On 10/12/2012 12:16 AM, wilker91 wrote:
>
> lwfinger;2495239 Wrote:
>> On 10/11/2012 09:36 AM, wilker91 wrote:
>>>
>>> Knurpht;2495210 Wrote:
>>>> Reread your post. There’s a couple of things outside the issue of
>> the
>>>> onboard card:
>>>>
>>>> Somewhere somehow, you set connections to be “system connections”
>>>> otherwise the root password would not be required.
>>>> The onboard card is working, something is wrong in the configuration
>> of
>>>> it.
>>>> Also, some connections using the onboard must be in the list of
>>>> prefered networks And, you have an issue with kwallet.
>>>>
>>>> What you can do. Get rid of the present connections. Establish a new
>>>> one, but as soon as the config window opens, set the IP of your
>> router
>>>> as the gateway address, use 8.8.8.8 and 8.8.4.4 as DNS servers. In
>> KDE’s
>>>> network settings, set proxy to none if you’re not using a proxy.
>>>
>>> Hi,
>>>
>>> you mean i should remove the pci adapter and try to use the config
>> you
>>> wrote only with the onboard device?
>>> (i tried configuring as you wrote, with both devices inside, and
>>> somehow i couldnt reconnect, and knetworkmanager had a red shield
>> with a
>>> white X over it then. until i deleted this connection, restarted and
>>> stablished a new one giving only the password and leting everything
>> as
>>> it was, i couldnt return to the forum, i.e i had no internet
>>> connection.)
>>>
>>> listen, this is my girlfriends computer. she (always used windows)
>> said
>>> she had no problems with internet at the beginning, then she simply
>>> couldnt connect, so she tried using such usb adapters, and it would
>> work
>>> so bad and after a while disconnect. (all that with windows 7)
>>>
>>> so i came and installed opensuse, dual booting with her windows 7.
>> with
>>> my pci adapter, internet works for both.
>>> why it didnt work in windows anymore, dont know, and maybe it doesnt
>>> interest much, as she may have this pci adapter i put in, and network
>> is
>>> actually working (in windows for example, it is never asked to
>> connect
>>> using another device. it connects directly due to the pci adapter and
>> so
>>> it is). in my opensuse, network works TOO, but kwallet annoys from
>> time
>>> to time, as the onboard wants to connect too. (if i allow it to
>> connect,
>>> something weird happens and i simply cant access anything.

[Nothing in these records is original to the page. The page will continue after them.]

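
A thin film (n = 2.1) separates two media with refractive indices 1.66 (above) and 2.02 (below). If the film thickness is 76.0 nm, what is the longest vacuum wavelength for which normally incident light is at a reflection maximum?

Top surface (1.66 → 2.1): reflection off a higher-index medium gives a half-wave phase shift.
At the lower boundary (n = 2.1 to n = 2.02) the reflected ray undergoes no phase shift.
Exactly one π shift → a net half-wave offset.
So the condition for constructive reflection is 2 n t = (m + ½) λ.
λ = 2 n t / (m + ½). The longest wavelength is m = 0: λ = 2 × 2.1 × 76.0 / 0.500 = 638 nm.

638 nm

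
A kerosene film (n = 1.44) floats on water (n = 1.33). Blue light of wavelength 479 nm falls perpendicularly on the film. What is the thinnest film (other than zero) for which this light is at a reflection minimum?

166 nm

Ray reflecting at the top interface goes from n = 1.0 toward n = 1.44: a half-wave phase shift.
Bottom surface (1.44 → 1.33): reflection off a lower-index medium gives no phase shift.
Exactly one π shift → a net half-wave offset.
So the condition for destructive reflection is 2 n t = m λ.
Minimum nonzero at m = 1: t = λ / (2 n) = 479 / (2 × 1.44) = 166 nm.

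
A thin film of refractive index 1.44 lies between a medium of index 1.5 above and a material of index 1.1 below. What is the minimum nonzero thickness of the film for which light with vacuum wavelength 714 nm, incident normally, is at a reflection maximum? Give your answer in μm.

0.248 μm

Top surface (1.5 → 1.44): reflection off a lower-index medium gives no phase shift.
At the lower boundary (n = 1.44 to n = 1.1) the reflected ray undergoes no phase shift.
The two reflections carry the same phase change, so no net offset.
For maximum reflection here: 2 n t = m λ.
Minimum nonzero at m = 1: t = λ / (2 n) = 714 / (2 × 1.44) = 248 nm.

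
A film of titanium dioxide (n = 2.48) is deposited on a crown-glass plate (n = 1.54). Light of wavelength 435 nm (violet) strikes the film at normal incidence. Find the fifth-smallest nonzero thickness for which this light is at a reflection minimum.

439 nm

At the upper boundary (n = 1.0 to n = 2.48) the reflected ray undergoes a half-wave phase shift.
Bottom surface (2.48 → 1.54): reflection off a lower-index medium gives no phase shift.
Exactly one π shift → a net half-wave offset.
So the condition for destructive reflection is 2 n t = m λ.
The fifth-smallest nonzero thickness corresponds to m = 5: t = m λ / (2 n) = 5.00 × 435 / (2 × 2.48) = 439 nm.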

>>> knetworkmanager shows as both connected, the pci and the onboard)
>>> sprry for detailing too much, i just think it could somehow help,
>>> knowing a little the history.
>>
>> If you add a line that says “blacklist rt61pci” to
>> /etc/modprobe.d/50-blacklist.conf, the driver for the internal card
>> will never
>> be loaded.
>
> thank you, lwfinger, what you wrote disabled the onboard wireless
> adapter.
> i was creating a wrong blacklist file. (/etc/modprobe.d/blacklist)
> just a detail: rt61pci is actually the PCI adapter, the internal is
> r8712u

Interesting. The PCI adapter is external, but the USB one is internal.